Recommind and Predictive Coding
June 15, 2011
The different winners of the Kentucky Derby, Preakness, and Belmont horse races cast some doubt on predictive analytics. But search and content processing is not a horse race. The results are going to be more reliable and accurate, or that is the assumption. One thing is 100 percent certain: A battle over the phrase “predictive coding” in the marketing of math that’s in quite a few textbooks is brewing.
First, you will want to read US 7,933,859, Systems and Methods for Predictive Coding.” You can get your copy via the outstanding online service at USPTO.gov. The patent was a zippy one, filed on May 25, 2010, and granted on April 26, 2011.
There were quite a few write ups about the patent. We noted “Recommind Patents Predictive Coding” from Recommind’s Web site. The company has a Web site focused on predictive coding with the tag line “Out predict. Out perform.” A quote from a lawyer at WilmerHale announces, “This is a game changer in eDiscovery.”
Why a game changer? The answer, according to the news release, is:
Recommind’s Predictive Coding™ technology and workflow have transformed the legal industry by accelerating the most expensive phase of eDiscovery, document review.
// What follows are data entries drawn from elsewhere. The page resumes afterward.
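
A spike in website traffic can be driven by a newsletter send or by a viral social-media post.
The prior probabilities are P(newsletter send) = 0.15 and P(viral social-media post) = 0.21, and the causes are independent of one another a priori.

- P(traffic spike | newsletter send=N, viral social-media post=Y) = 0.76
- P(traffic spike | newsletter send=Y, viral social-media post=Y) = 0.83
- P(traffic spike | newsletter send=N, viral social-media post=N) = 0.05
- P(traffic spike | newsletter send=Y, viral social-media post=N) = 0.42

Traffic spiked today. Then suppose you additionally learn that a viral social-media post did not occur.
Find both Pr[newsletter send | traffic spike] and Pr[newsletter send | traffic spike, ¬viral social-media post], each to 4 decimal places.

P(traffic spike) = 0.05*0.85*0.79 + 0.76*0.85*0.21 + 0.42*0.15*0.79 + 0.83*0.15*0.21 = 0.033575 + 0.135660 + 0.049770 + 0.026145 = 0.245150
The newsletter send-present share is 0.049770 + 0.026145 = 0.075915.
P(newsletter send | traffic spike) = 0.075915 / 0.245150 ≈ 0.3097

Now also conditioning on viral social-media post≠true:
Numerator (weight on configurations with newsletter send): 0.42·0.15 = 0.063000
Denominator P(traffic spike | ¬viral social-media post): 0.05·0.85 + 0.42·0.15 = 0.105500
P(newsletter send | traffic spike, ¬viral social-media post) = 0.063000/0.105500 ≈ 0.5972

Pr[newsletter send | traffic spike] ≈ 0.3097; Pr[newsletter send | traffic spike, ¬viral social-media post] ≈ 0.5972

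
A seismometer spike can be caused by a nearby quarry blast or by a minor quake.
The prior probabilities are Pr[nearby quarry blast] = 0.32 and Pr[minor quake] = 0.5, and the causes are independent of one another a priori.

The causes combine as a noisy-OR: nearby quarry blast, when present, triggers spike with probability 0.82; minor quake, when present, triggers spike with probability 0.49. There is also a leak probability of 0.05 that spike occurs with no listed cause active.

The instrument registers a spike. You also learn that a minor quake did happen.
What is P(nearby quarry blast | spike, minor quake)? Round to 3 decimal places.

Under noisy-OR, P(spike | causes) = 1 − (1−0.05)·∏(1−qᵢ) over the active causes.
Enumerate both values of nearby quarry blast and weight by the priors:
  P(spike | minor quake) = 0.5155×0.68 + 0.91279×0.32
        = 0.350540 + 0.292093 = 0.642633
Configurations with nearby quarry blast contribute 0.292093, so
  P(nearby quarry blast | spike, minor quake) = 0.292093 / 0.642633 ≈ 0.455

P(nearby quarry blast | spike, minor quake) ≈ 0.455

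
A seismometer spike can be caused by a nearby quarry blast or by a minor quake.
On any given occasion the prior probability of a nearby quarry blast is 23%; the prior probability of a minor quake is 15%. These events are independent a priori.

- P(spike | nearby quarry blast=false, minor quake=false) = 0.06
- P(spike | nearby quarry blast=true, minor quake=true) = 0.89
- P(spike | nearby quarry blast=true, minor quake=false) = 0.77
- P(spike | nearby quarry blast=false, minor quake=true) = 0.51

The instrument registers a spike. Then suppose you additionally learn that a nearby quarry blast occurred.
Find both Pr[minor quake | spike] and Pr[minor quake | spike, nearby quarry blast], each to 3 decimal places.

Pr[minor quake | spike] ≈ 0.321; Pr[minor quake | spike, nearby quarry blast] ≈ 0.169

P(spike) = 0.06*0.77*0.85 + 0.51*0.77*0.15 + 0.77*0.23*0.85 + 0.89*0.23*0.15 = 0.039270 + 0.058905 + 0.150535 + 0.030705 = 0.279415
Restricting to configurations with minor quake present: 0.058905 + 0.030705 = 0.089610.
P(minor quake | spike) = 0.089610 / 0.279415 ≈ 0.321

Now condition on the additional information:
P(spike | nearby quarry blast) = 0.77·0.85 + 0.89·0.15 = 0.654500 + 0.133500 = 0.788000
Of this, 0.133500 comes from 0.89·0.15 (the minor quake=true cases).
Hence the posterior is 0.133500/0.788000 ≈ 0.169.
Conditioning on nearby quarry blast lowers the posterior on minor quake: the classic explaining-away effect in a common-effect structure.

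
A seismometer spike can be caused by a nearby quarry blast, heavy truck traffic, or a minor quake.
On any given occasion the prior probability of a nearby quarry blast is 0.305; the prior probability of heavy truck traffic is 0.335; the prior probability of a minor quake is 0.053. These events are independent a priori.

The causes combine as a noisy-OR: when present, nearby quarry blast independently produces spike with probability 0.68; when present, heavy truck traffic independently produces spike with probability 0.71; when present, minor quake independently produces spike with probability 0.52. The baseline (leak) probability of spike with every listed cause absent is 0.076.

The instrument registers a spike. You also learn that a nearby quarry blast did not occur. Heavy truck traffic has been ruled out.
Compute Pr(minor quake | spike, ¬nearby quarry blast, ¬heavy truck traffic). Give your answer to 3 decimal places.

Pr(minor quake | spike, ¬nearby quarry blast, ¬heavy truck traffic) ≈ 0.291

Under noisy-OR, P(spike | causes) = 1 − (1−0.076)·∏(1−qᵢ) over the active causes.
By total probability over both values of minor quake:
  P(spike | ¬nearby quarry blast, ¬heavy truck traffic) = 0.076·0.947 + 0.55648·0.053
        = 0.071972 + 0.029493 = 0.101465
Keeping only the minor quake-present terms gives 0.029493, so
  P(minor quake | spike, ¬nearby quarry blast, ¬heavy truck traffic) = 0.029493 / 0.101465 ≈ 0.291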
Traditional eDiscovery software relies on linear review, a tedious, expensive and error-prone process . . . . Predictive Coding uses machine learning to categorize and prioritize any document set faster, more accurately and more defensibly than contract attorneys, no matter how much data is involved.
Some push back was evident in “Predictive Coding War Breaks Out in US eDiscovery Sector.” The point in this write up is that other vendors have been offering predictive functions in the legal market.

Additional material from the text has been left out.